Fighting has raged increasingly closer to the Palestinian enclave’s biggest hospital, under which Israel says the Hamas’s terror group maintains a major command center as part of its vast network of tunnels.
Jerusalem has urged the hospital’s staff and patients, along with all Gaza City residents, to flee south to avoid harm as Israeli forces isolate and attempt to gain control of the northern part of the Gaza Strip.
There have been reports of gunfire targeting civilians seeking to exit the hospital and flee, with Israel saying the shooters are Hamas gunmen and the terror group blaming Israel.
In a series of tweets, WHO says several people have died and others injured in attacks that have hit parts of Shifa Hospital, and that some areas of operations have shut down.
Deeply worrisome and frightening: @WHO has lost contact with its focal points in Al-Shifa Hospital in #Gaza, amid horrifying reports of the hospital facing repeated attacks.
There are reports that some of those who fled the hospital have been shot at, wounded, or killed.
— Tedros Adhanom Ghebreyesus (@DrTedros) November 12, 2023
The UN body says it “has grave concerns for the safety of the health workers, hundreds of sick and injured patients, including babies on life support and displaced people who remain inside the hospital.
“WHO calls again for an immediate ceasefire in Gaza as the only way to save lives and reduce the horrific levels of suffering. Hospitals, patients, health staff, and persons sheltering in health facilities are protected under the Geneva Conventions & International Humanitarian Law,” it says.

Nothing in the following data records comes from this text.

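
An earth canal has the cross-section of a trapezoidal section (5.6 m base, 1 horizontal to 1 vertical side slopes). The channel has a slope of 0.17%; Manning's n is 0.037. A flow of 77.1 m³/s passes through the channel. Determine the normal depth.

Manning's equation rearranged: A R^(2/3) = nQ / (1·√S) = 0.037 × 77.1 / (√0.0017) = 69.19.
Try y = 4.93 m: A R^(2/3) = 99.57 — high.
Try y = 3.58 m: A R^(2/3) = 53.72 — low.
Try y = 4.09 m: A R^(2/3) = 69.22 — matches.

y_n = 4.09 m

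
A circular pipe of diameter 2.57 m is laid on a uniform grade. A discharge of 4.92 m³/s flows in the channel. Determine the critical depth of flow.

At critical depth, Q² T / (g A³) = 1, i.e. A³/T = Q²/g = 4.92²/9.81 = 2.468.
Try y = 0.733 m: A³/T = 0.7825 — low.
Try y = 1.25 m: A³/T = 6.11 — high.
Try y = 0.987 m: A³/T = 2.471 — matches.

y_c = 0.987 m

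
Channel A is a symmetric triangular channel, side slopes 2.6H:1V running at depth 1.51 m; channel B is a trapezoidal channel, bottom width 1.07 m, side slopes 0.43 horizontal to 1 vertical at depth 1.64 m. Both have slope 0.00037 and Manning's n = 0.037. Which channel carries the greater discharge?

Channel A: For a triangular section with side slope z = 2.6: A = zy² = 2.6×1.51² = 5.928 m²; P = 2y√(1+z²) = 2×1.51×2.786 = 8.413 m. Hydraulic radius R = A/P = 5.928/8.413 = 0.7047 m. Q_A = (1/0.037)·5.928·0.7047^(2/3)·√0.00037 = 2.441 m³/s.
Channel B: With bottom width b = 1.07 m and side slope z = 0.43: A = (b + zy)y = (1.07 + 0.43×1.64)×1.64 = 2.911 m²; P = b + 2y√(1+z²) = 1.07 + 2×1.64×1.089 = 4.64 m. Hydraulic radius R = A/P = 2.911/4.64 = 0.6274 m. Q_B = (1/0.037)·2.911·0.6274^(2/3)·√0.00037 = 1.109 m³/s.
Q_A = 2.441 m³/s vs Q_B = 1.109 m³/s, so channel A carries more.

channel A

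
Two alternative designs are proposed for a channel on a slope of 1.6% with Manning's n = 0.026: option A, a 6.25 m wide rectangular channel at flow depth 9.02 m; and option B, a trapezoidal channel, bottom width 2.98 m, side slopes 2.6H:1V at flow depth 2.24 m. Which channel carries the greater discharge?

Channel A: Flow area A = b·y = 6.25 × 9.02 = 56.38 m². Wetted perimeter P = b + 2y = 6.25 + 2×9.02 = 24.29 m. Hydraulic radius R = A/P = 56.38/24.29 = 2.321 m. Q_A = (1/0.026)·56.38·2.321^(2/3)·√0.016 = 480.8 m³/s.
Channel B: With bottom width b = 2.98 m and side slope z = 2.6: A = (b + zy)y = (2.98 + 2.6×2.24)×2.24 = 19.72 m²; P = b + 2y√(1+z²) = 2.98 + 2×2.24×2.786 = 15.46 m. Hydraulic radius R = A/P = 19.72/15.46 = 1.276 m. Q_B = (1/0.026)·19.72·1.276^(2/3)·√0.016 = 112.8 m³/s.
Q_A = 480.8 m³/s vs Q_B = 112.8 m³/s, so channel A carries more.

channel A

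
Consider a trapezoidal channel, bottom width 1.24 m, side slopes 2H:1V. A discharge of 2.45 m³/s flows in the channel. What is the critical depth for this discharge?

y_c = 0.548 m

At critical depth, Q² T / (g A³) = 1, i.e. A³/T = Q²/g = 2.45²/9.81 = 0.6119.
Trying y = 0.433 m: A³/T = 0.2551 — short.
Trying y = 0.633 m: A³/T = 1.058 — over.
Trying y = 0.548 m: A³/T = 0.6112 — ≈ 0.6119.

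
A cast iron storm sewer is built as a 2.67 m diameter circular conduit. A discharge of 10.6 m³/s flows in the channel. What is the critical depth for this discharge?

y_c = 1.46 m

At critical depth, Q² T / (g A³) = 1, i.e. A³/T = Q²/g = 10.6²/9.81 = 11.45.
Trying y = 1.29 m: A³/T = 7.208 — low.
Trying y = 1.85 m: A³/T = 28.8 — high.
Trying y = 1.46 m: A³/T = 11.57 — matches.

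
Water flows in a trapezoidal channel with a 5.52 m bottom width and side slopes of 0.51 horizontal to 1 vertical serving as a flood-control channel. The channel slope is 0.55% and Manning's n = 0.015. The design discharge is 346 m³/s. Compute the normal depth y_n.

Manning's equation rearranged: A R^(2/3) = nQ / (1·√S) = 0.015 × 346 / (√0.0055) = 69.98.
Try y = 4.18 m: A R^(2/3) = 53.21 — short.
Try y = 4.9 m: A R^(2/3) = 70.01 — ≈ 69.98.

y_n = 4.9 m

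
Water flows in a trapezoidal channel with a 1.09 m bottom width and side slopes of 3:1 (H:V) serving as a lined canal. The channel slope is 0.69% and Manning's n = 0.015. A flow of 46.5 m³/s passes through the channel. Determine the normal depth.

Manning's equation rearranged: A R^(2/3) = nQ / (1·√S) = 0.015 × 46.5 / (√0.0069) = 8.397.
Try y = 1.09 m: A R^(2/3) = 3.363 — short.
Try y = 1.99 m: A R^(2/3) = 14.3 — over.
Try y = 1.6 m: A R^(2/3) = 8.395 — ≈ 8.397.

y_n = 1.6 m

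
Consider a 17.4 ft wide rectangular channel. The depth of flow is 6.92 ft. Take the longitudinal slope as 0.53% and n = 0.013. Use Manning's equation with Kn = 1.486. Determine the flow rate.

Q = 2460 ft³/s

Flow area A = b·y = 17.4 × 6.92 = 120.4 ft². Wetted perimeter P = b + 2y = 17.4 + 2×6.92 = 31.24 ft.
Hydraulic radius R = A/P = 120.4/31.24 = 3.854 ft.
Manning's equation: Q = (1.486/n) A R^(2/3) S^(1/2) = (1.486/0.013) × 120.4 × 3.854^(2/3) × 0.0053^(1/2) = 2460 ft³/s.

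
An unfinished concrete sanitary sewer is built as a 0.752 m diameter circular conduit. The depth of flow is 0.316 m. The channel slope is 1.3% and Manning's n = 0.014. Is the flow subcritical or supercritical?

For a circular section of diameter D = 0.752 m at depth y = 0.316 m, the central angle is θ = 2 arccos(1 − 2y/D) = 2.821 rad. Then A = (D²/8)(θ − sin θ) = 0.1771 m² and P = Dθ/2 = 1.061 m.
Hydraulic radius R = A/P = 0.1771/1.061 = 0.167 m.
V = (1/n) R^(2/3) √S = (1/0.014) × 0.167^(2/3) × √0.013 = 2.47 m/s. Hydraulic depth D_h = A/T = 0.1771/0.7424 = 0.2386 m.
Froude number Fr = V/√(g·D_h) = 2.47/√(9.81×0.2386) = 1.61, which is greater than 1, so the flow is supercritical.

supercritical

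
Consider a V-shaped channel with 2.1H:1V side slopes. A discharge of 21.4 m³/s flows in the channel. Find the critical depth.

At critical depth, Q² T / (g A³) = 1, i.e. A³/T = Q²/g = 21.4²/9.81 = 46.68.
At y = 2.18 m: A³/T = 108.6 — high.
At y = 1.49 m: A³/T = 16.19 — low.
At y = 1.84 m: A³/T = 46.5 — ≈ 46.68.

y_c = 1.84 m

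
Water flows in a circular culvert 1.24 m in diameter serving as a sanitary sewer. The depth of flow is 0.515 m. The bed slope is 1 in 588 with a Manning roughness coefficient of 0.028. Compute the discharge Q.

Q = 0.294 m³/s

For a circular section of diameter D = 1.24 m at depth y = 0.515 m, the central angle is θ = 2 arccos(1 − 2y/D) = 2.801 rad. Then A = (D²/8)(θ − sin θ) = 0.4742 m² and P = Dθ/2 = 1.737 m.
Hydraulic radius R = A/P = 0.4742/1.737 = 0.2731 m.
Manning's equation: Q = (1/n) A R^(2/3) S^(1/2) = (1/0.028) × 0.4742 × 0.2731^(2/3) × 0.001701^(1/2) = 0.294 m³/s.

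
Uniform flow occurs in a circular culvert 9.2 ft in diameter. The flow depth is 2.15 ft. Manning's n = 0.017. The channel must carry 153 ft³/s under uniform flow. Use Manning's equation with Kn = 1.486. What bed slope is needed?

S = 0.0159

For a circular section of diameter D = 9.2 ft at depth y = 2.15 ft, the central angle is θ = 2 arccos(1 − 2y/D) = 2.018 rad. Then A = (D²/8)(θ − sin θ) = 11.81 ft² and P = Dθ/2 = 9.284 ft.
Hydraulic radius R = A/P = 11.81/9.284 = 1.273 ft.
From Manning's equation, S = [nQ / (1.486 A R^(2/3))]² = [0.017 × 153 / (1.486 × 11.81 × 1.273^(2/3))]² = 0.0159.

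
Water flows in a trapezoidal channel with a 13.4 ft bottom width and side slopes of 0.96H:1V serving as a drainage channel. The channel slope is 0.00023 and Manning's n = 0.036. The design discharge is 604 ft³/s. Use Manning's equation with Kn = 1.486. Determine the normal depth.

y_n = 11.6 ft

Manning's equation rearranged: A R^(2/3) = nQ / (1.486·√S) = 0.036 × 604 / (1.486 × √0.00023) = 964.8.
Trying y = 13.1 ft: A R^(2/3) = 1227 — too large.
Trying y = 10 ft: A R^(2/3) = 724.7 — too small.
Trying y = 11.6 ft: A R^(2/3) = 965.4 — ≈ 964.8.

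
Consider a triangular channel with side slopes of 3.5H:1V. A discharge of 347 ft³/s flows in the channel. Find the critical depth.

At critical depth, Q² T / (g A³) = 1, i.e. A³/T = Q²/g = 347²/32.2 = 3739.
Trying y = 4.03 ft: A³/T = 6511 — high.
Trying y = 3.08 ft: A³/T = 1698 — low.
Trying y = 3.61 ft: A³/T = 3755 — close enough.

y_c = 3.61 ft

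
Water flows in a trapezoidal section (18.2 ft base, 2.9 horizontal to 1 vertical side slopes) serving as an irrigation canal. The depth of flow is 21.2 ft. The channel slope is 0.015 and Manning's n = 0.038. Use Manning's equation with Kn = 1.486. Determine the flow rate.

With bottom width b = 18.2 ft and side slope z = 2.9: A = (b + zy)y = (18.2 + 2.9×21.2)×21.2 = 1689 ft²; P = b + 2y√(1+z²) = 18.2 + 2×21.2×3.068 = 148.3 ft.
Hydraulic radius R = A/P = 1689/148.3 = 11.39 ft.
Manning's equation: Q = (1.486/n) A R^(2/3) S^(1/2) = (1.486/0.038) × 1689 × 11.39^(2/3) × 0.015^(1/2) = 41000 ft³/s.

Q = 41000 ft³/s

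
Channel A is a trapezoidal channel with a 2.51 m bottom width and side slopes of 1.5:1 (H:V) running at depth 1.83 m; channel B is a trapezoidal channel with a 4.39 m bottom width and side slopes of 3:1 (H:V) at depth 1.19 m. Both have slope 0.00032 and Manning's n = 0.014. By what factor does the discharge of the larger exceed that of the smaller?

Channel A: With bottom width b = 2.51 m and side slope z = 1.5: A = (b + zy)y = (2.51 + 1.5×1.83)×1.83 = 9.617 m²; P = b + 2y√(1+z²) = 2.51 + 2×1.83×1.803 = 9.108 m. Hydraulic radius R = A/P = 9.617/9.108 = 1.056 m. Q_A = (1/0.014)·9.617·1.056^(2/3)·√0.00032 = 12.74 m³/s.
Channel B: With bottom width b = 4.39 m and side slope z = 3: A = (b + zy)y = (4.39 + 3×1.19)×1.19 = 9.472 m²; P = b + 2y√(1+z²) = 4.39 + 2×1.19×3.162 = 11.92 m. Hydraulic radius R = A/P = 9.472/11.92 = 0.7949 m. Q_B = (1/0.014)·9.472·0.7949^(2/3)·√0.00032 = 10.39 m³/s.
The larger discharge is 12.74 m³/s and the smaller is 10.39 m³/s; the ratio is 1.23.

1.23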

The organization also calls for the “sustained, orderly, unimpeded and safe medical evacuations of critically injured and sick patients into Egypt through the Rafah Border Crossing.”
Regarding the at least 239 hostages held in the Strip by terrorists after they were abducted from Israel on October 7, WHO says “all hostages should receive appropriate medical care and be released unconditionally.”